A static subscription key issued by the ServiceNow administrator. This is the simpler option and is supported by the default configuration file. However, actions taken by RCPond will be attributed to a generic integration user rather than an individual, and the token must be manually rotated when it expires.

For instructions on how to obtain a token, see the rcpond-rules repo.

Add the token to your configuration under RCPOND_SERVICENOW_TOKEN:

RCPOND_SERVICENOW_TOKEN=your-servicenow-token

Email templates

The email templates are installed as part of the default configuration files. This section describes how they are used and how they can be modified or added to.

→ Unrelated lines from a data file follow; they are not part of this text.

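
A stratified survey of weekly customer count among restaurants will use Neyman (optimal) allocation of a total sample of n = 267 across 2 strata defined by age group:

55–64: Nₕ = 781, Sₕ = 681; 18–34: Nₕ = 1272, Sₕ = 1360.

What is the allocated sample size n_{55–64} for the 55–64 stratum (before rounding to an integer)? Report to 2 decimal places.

Neyman allocation: nₕ = n·NₕSₕ / Σⱼ NⱼSⱼ.
Σ NⱼSⱼ = 781·681 + 1272·1360 = 2.261781 × 10^6.
n_{55–64} = 267·781·681 / (2.261781 × 10^6) = 62.79.

62.79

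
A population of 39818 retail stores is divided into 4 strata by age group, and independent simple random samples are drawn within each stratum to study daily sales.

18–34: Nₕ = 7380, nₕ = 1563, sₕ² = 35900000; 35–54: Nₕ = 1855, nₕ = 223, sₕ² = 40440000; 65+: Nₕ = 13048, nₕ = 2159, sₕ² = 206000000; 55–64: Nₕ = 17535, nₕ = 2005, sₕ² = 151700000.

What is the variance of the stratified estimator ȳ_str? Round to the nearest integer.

Var(ȳ_str) = Σₕ Wₕ²(1 − fₕ)sₕ²/nₕ with Wₕ = Nₕ/N, N = 39818.
18–34: Wₕ = 0.18534331; term = 0.18534331²·(1 − 0.21178862)·35900000/1563 = 621.9164.
35–54: Wₕ = 0.04658697; term = 0.04658697²·(1 − 0.12021563)·40440000/223 = 346.26729.
65+: Wₕ = 0.32769099; term = 0.32769099²·(1 − 0.16546597)·206000000/2159 = 8550.4238.
55–64: Wₕ = 0.44037872; term = 0.44037872²·(1 − 0.11434274)·151700000/2005 = 12995.397.
Sum = 22514.004.

22514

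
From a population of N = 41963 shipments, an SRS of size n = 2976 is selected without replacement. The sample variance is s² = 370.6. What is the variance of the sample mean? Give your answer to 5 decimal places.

0.11570

Under SRS without replacement, Var(ȳ) = (1 − f)·s²/n with f = n/N = 2976/41963 = 0.07091962.
Var(ȳ) = (1 − 0.07091962)·370.6/2976 = 0.92908038·0.12452957 = 0.11569798.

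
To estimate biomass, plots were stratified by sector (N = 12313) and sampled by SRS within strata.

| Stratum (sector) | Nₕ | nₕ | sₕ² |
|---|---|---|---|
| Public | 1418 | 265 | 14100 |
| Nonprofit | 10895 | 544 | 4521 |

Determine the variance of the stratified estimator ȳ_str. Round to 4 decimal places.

6.7556

Var(ȳ_str) = Σₕ Wₕ²(1 − fₕ)sₕ²/nₕ with Wₕ = Nₕ/N, N = 12313.
Public: Wₕ = 0.11516284; term = 0.11516284²·(1 − 0.18688293)·14100/265 = 0.57378741.
Nonprofit: Wₕ = 0.88483716; term = 0.88483716²·(1 − 0.04993116)·4521/544 = 6.1818348.
Sum = 6.7556222.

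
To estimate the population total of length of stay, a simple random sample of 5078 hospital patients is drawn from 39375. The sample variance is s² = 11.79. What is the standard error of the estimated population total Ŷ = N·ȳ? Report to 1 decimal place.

1770.7

Var(Ŷ) = N²·Var(ȳ) = N²·(1 − n/N)·s²/n.
f = 5078/39375 = 0.12896508; Var(ȳ) = 0.87103492·11.79/5078 = 0.0020223517.
Var(Ŷ) = 39375² · 0.0020223517 = 3.1354351 × 10^6.
SE(Ŷ) = √(3.1354351 × 10^6) = 1770.7.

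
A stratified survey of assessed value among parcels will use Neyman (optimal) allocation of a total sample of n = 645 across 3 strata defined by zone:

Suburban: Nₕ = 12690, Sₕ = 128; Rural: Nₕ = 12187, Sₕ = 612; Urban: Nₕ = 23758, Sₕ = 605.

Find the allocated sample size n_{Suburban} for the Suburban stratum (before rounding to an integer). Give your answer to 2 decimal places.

Neyman allocation: nₕ = n·NₕSₕ / Σⱼ NⱼSⱼ.
Σ NⱼSⱼ = 12690·128 + 12187·612 + 23758·605 = 2.3456354 × 10^7.
n_{Suburban} = 645·12690·128 / (2.3456354 × 10^7) = 44.67.

44.67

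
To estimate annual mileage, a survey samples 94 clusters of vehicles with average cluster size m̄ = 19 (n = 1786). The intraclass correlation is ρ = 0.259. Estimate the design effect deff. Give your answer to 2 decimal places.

5.66

deff = 1 + (19 − 1)·0.259 = 1 + 4.662 = 5.662.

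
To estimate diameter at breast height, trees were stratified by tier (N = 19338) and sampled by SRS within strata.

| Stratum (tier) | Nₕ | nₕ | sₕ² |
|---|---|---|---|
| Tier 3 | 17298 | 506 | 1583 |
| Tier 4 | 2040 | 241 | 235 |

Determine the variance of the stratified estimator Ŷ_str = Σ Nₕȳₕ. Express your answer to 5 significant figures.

9.1230 × 10^8

Var(Ŷ_str) = Σₕ Nₕ²(1 − fₕ)sₕ²/nₕ.
Tier 3: 17298²·(1 − 506/17298)·1583/506 = 9.0871713 × 10^8.
Tier 4: 2040²·(1 − 241/2040)·235/241 = 3.5785917 × 10^6.
Sum = 9.1229572 × 10^8.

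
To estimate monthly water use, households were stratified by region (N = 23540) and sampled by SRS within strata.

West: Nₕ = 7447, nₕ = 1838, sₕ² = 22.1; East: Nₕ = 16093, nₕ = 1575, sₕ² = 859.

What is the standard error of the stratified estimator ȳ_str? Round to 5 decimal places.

Var(ȳ_str) = Σₕ Wₕ²(1 − fₕ)sₕ²/nₕ with Wₕ = Nₕ/N, N = 23540.
West: Wₕ = 0.31635514; term = 0.31635514²·(1 − 0.24681080)·22.1/1838 = 9.0635982 × 10^-4.
East: Wₕ = 0.68364486; term = 0.68364486²·(1 − 0.09786864)·859/1575 = 0.22995534.
Sum = 0.2308617.
SE = √(0.2308617) = 0.48048.

0.48048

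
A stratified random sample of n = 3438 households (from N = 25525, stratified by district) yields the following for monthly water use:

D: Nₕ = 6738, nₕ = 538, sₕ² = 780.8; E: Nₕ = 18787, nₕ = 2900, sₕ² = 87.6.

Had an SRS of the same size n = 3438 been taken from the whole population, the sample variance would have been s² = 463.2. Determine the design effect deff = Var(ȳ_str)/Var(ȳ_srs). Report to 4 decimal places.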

When the LLM decides to send a message to the requestor or the RCP team, it selects a Jinja2 template from email_templates_dir and supplies any LLM-generated variables. Templates are .j2 files and are rendered at runtime before being posted as a ServiceNow work note.

Template variables

Templates typically contain multiple fields, which are rendered at runtime. These appear in the template as {{ variable_name }}. See the Jinja2 documentation for more details.

The LLM will generate values for any variables in the template that do not have the ticket. prefix. For example, if the template contains {{ reason }}, the LLM will generate a value for reason at call time.

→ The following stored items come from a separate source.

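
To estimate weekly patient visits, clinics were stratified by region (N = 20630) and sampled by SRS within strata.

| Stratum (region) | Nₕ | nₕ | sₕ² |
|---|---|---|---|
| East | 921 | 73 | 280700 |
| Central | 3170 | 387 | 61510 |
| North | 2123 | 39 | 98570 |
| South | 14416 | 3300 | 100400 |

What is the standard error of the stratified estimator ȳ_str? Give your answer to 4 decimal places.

6.9340

Var(ȳ_str) = Σₕ Wₕ²(1 − fₕ)sₕ²/nₕ with Wₕ = Nₕ/N, N = 20630.
East: Wₕ = 0.04464372; term = 0.04464372²·(1 − 0.07926167)·280700/73 = 7.0562926.
Central: Wₕ = 0.15365972; term = 0.15365972²·(1 − 0.12208202)·61510/387 = 3.2946461.
North: Wₕ = 0.10290839; term = 0.10290839²·(1 − 0.01837023)·98570/39 = 26.274194.
South: Wₕ = 0.69878817; term = 0.69878817²·(1 − 0.22891232)·100400/3300 = 11.455515.
Sum = 48.080648.
SE = √(48.080648) = 6.9340.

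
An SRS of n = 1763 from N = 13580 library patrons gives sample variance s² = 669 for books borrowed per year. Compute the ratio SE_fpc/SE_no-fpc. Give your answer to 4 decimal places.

f = n/N = 1763/13580 = 0.12982327.
SE_no-fpc = √(s²/n) = 0.61600878; SE_fpc = √((1−f)s²/n) = 0.5746331.
Ratio = √(1−f) = 0.93283264.

0.9328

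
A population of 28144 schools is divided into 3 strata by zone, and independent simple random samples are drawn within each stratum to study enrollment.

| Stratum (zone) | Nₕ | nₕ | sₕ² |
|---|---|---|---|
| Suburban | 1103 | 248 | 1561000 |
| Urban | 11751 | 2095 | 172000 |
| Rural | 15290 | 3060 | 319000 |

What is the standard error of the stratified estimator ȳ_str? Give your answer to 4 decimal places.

Var(ȳ_str) = Σₕ Wₕ²(1 − fₕ)sₕ²/nₕ with Wₕ = Nₕ/N, N = 28144.
Suburban: Wₕ = 0.03919130; term = 0.03919130²·(1 − 0.22484134)·1561000/248 = 7.4941297.
Urban: Wₕ = 0.41753127; term = 0.41753127²·(1 − 0.17828270)·172000/2095 = 11.761016.
Rural: Wₕ = 0.54327743; term = 0.54327743²·(1 − 0.20013080)·319000/3060 = 24.61113.
Sum = 43.866276.
SE = √(43.866276) = 6.6232.

6.6232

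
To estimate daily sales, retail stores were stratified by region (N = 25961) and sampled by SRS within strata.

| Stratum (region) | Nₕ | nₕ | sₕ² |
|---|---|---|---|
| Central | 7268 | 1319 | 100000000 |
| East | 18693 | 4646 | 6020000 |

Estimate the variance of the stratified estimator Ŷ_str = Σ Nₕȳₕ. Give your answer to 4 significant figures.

3.618 × 10^12

Var(Ŷ_str) = Σₕ Nₕ²(1 − fₕ)sₕ²/nₕ.
Central: 7268²·(1 − 1319/7268)·100000000/1319 = 3.2780388 × 10^12.
East: 18693²·(1 − 4646/18693)·6020000/4646 = 3.4023569 × 10^11.
Sum = 3.6182745 × 10^12.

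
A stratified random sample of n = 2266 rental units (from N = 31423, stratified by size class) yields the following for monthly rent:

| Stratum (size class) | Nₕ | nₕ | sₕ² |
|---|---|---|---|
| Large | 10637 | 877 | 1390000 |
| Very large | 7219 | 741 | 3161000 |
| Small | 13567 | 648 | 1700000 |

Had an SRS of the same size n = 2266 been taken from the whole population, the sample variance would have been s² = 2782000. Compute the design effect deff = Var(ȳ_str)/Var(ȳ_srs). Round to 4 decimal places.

Var(ȳ_str) = Σ Wₕ²(1−fₕ)sₕ²/nₕ with Wₕ = Nₕ/31423:
  Large: (10637/31423)²·(1−877/10637)·1390000/877 = 166.6437
  Very large: (7219/31423)²·(1−741/7219)·3161000/741 = 202.0361
  Small: (13567/31423)²·(1−648/13567)·1700000/648 = 465.68403
  → Var(ȳ_str) = 834.36383.
Var(ȳ_srs) = (1 − 2266/31423)·2782000/2266 = 1139.1802.
deff = 834.36383 / 1139.1802 = 0.7324.

0.7324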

Variables with the prefix ticket. are populated deterministically with the corresponding field from the ServiceNow ticket. For example, {{ ticket.number }} will be replaced with the ticket's number, and {{ ticket.project_title }} will be replaced with the title of the project associated with the ticket.

If a template references a field with the ticket. prefix that is not part of the FullTicket class, a validation error will be raised when the template is loaded. For example {{ ticket.fake_field }} will cause an error. This ensures that all ticket.* variables in the template correspond to actual fields on the ticket. The full list of available fields is on the FullTicket class in the API reference.

Adding a template

Place a new *.j2 file in email_templates_dir. It will be automatically picked up and offered to the LLM as a choice the next time rcpond runs. Any variables other than ticket.* fields become required LLM-supplied parameters.

Example:

subject: Additional information required for '{{ ticket.project_title }}'
body: |
  Dear {{ ticket.requested_for }},

  We need more information about your request {{ ticket.number }}
  before we can proceed: {{ additional_info_request }}.

Partial templates

Template files whose names begin with _ (e.g. _sign_off.j2) are treated as (partials)[https://jinja.palletsprojects.com/en/stable/templates/#include]. They are not offered to the LLM as selectable templates, but they are available to the Jinja renderer and can be pulled into other templates using the {% include %} directive:

{% include '_sign_off.j2' %}

Any variables defined inside a partial are still surfaced to the LLM as required parameters, so the LLM can supply values that flow through to the included fragment. This makes partials useful for shared content — such as a common sign-off block — that should appear in multiple templates without duplication.

How the LLM uses the templates

The LLM prompt includes the 'Rules' file and the full ticket information, as well as the following information about the templates:

  • A list of the available templates filenames.
  • The union of all of the non-ticket.* variables names across all templates.

The LLM does not have access to:

  • The content of the templates themselves.
  • Which variables belong to which templates.

Therefore it is important to use meaningful filenames for the templates. The template variables should be named in a globally consistent way across all templates.